What are you looking forward to in the new year 2021 with your team in your career development? Once this holiday season is over? 

At the start of the pandemic, we thought we’d be back in the office in 2 weeks. Here we are half a year later, still at home. This year has been a weird year, and next year will continue to be weird. Knowing this situation will continue for a while, I’m looking forward to planning better.

Entering the new year knowing we will be working remotewe have to think about how we can better manage ourselves. In the context of the work that we do, we will be continuing what we’ve always done, and continuing to evolve ourselves. Shopify continues to evolve their platform and roll out new features and functionalities that we’ve previously had to implement custom for our clients.

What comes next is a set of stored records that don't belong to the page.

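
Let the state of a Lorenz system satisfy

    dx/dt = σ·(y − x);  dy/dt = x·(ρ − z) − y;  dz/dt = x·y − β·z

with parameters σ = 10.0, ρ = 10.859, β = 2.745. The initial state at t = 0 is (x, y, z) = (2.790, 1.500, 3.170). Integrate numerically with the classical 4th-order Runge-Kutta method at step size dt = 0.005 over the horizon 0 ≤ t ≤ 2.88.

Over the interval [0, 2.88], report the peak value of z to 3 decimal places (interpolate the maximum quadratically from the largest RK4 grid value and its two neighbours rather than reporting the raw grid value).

t=0.000: state=(2.790, 1.500, 3.170)
step 1 (dt=0.005): k1=(-12.900, 19.952, -4.517), k2=(-12.079, 19.686, -4.396), k3=(-12.106, 19.701, -4.396), k4=(-11.310, 19.448, -4.278); state += dt/6·(k1+2k2+2k3+k4)
t=0.005: state=(2.730, 1.598, 3.148)
t=0.010: state=(2.677, 1.695, 3.127)
t=0.015: state=(2.631, 1.789, 3.108)
continuing one RK4 step at a time; state shown every 20 steps (Δt=0.1):
t=0.100: state=(2.633, 3.263, 2.952)
t=0.200: state=(3.735, 5.249, 3.428)
t=0.300: state=(5.567, 7.642, 5.274)
t=0.400: state=(7.572, 9.253, 9.057)
t=0.500: state=(8.349, 8.013, 13.204)
t=0.600: state=(6.974, 4.839, 14.400)
t=0.700: state=(4.766, 2.759, 12.805)
t=0.800: state=(3.227, 2.174, 10.540)
t=0.900: state=(2.593, 2.326, 8.557)
t=1.000: state=(2.603, 2.858, 7.079)
t=1.100: state=(3.068, 3.734, 6.191)
t=1.200: state=(3.926, 4.971, 6.039)
t=1.300: state=(5.118, 6.417, 6.869)
t=1.400: state=(6.376, 7.485, 8.799)
t=1.500: state=(7.089, 7.300, 11.172)
t=1.600: state=(6.727, 5.848, 12.532)
t=1.700: state=(5.582, 4.323, 12.234)
t=1.800: state=(4.455, 3.534, 10.972)
t=1.900: state=(3.806, 3.429, 9.560)
t=2.000: state=(3.676, 3.774, 8.423)
t=2.100: state=(3.967, 4.434, 7.763)
t=2.200: state=(4.573, 5.297, 7.720)
t=2.300: state=(5.351, 6.141, 8.375)
t=2.400: state=(6.045, 6.584, 9.588)
t=2.500: state=(6.325, 6.316, 10.835)
t=2.600: state=(6.035, 5.503, 11.452)
t=2.700: state=(5.384, 4.683, 11.229)
t=2.800: state=(4.751, 4.227, 10.478)
t=2.880: state=(4.430, 4.159, 9.781)
largest grid value and its neighbours: z(0.575)=14.44602, z(0.580)=14.45333, z(0.585)=14.45207
parabola through these three points peaks at t≈0.582 with z≈14.45386

max z = 14.454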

This allows us to focus our energies on new problems.

Omnichannel is still a buzzword and as we move into 2021, more and more brands will introduce it and more consumers will expect it. Consumers want as much choice as possible as to where they can buy things. And if shoppers buy on different channels, merchants will need their loyalty programs to work on all their channels too. Customer service will also need to be centralized to support omnichannel operations.

I look forward to seeing Shopify subscription APIs, and making subscription models more native on the Shopify platform. The possibilities are endless. We’ve gone so far by integrating systems and APIs, but this will provide us with infinite possibilities.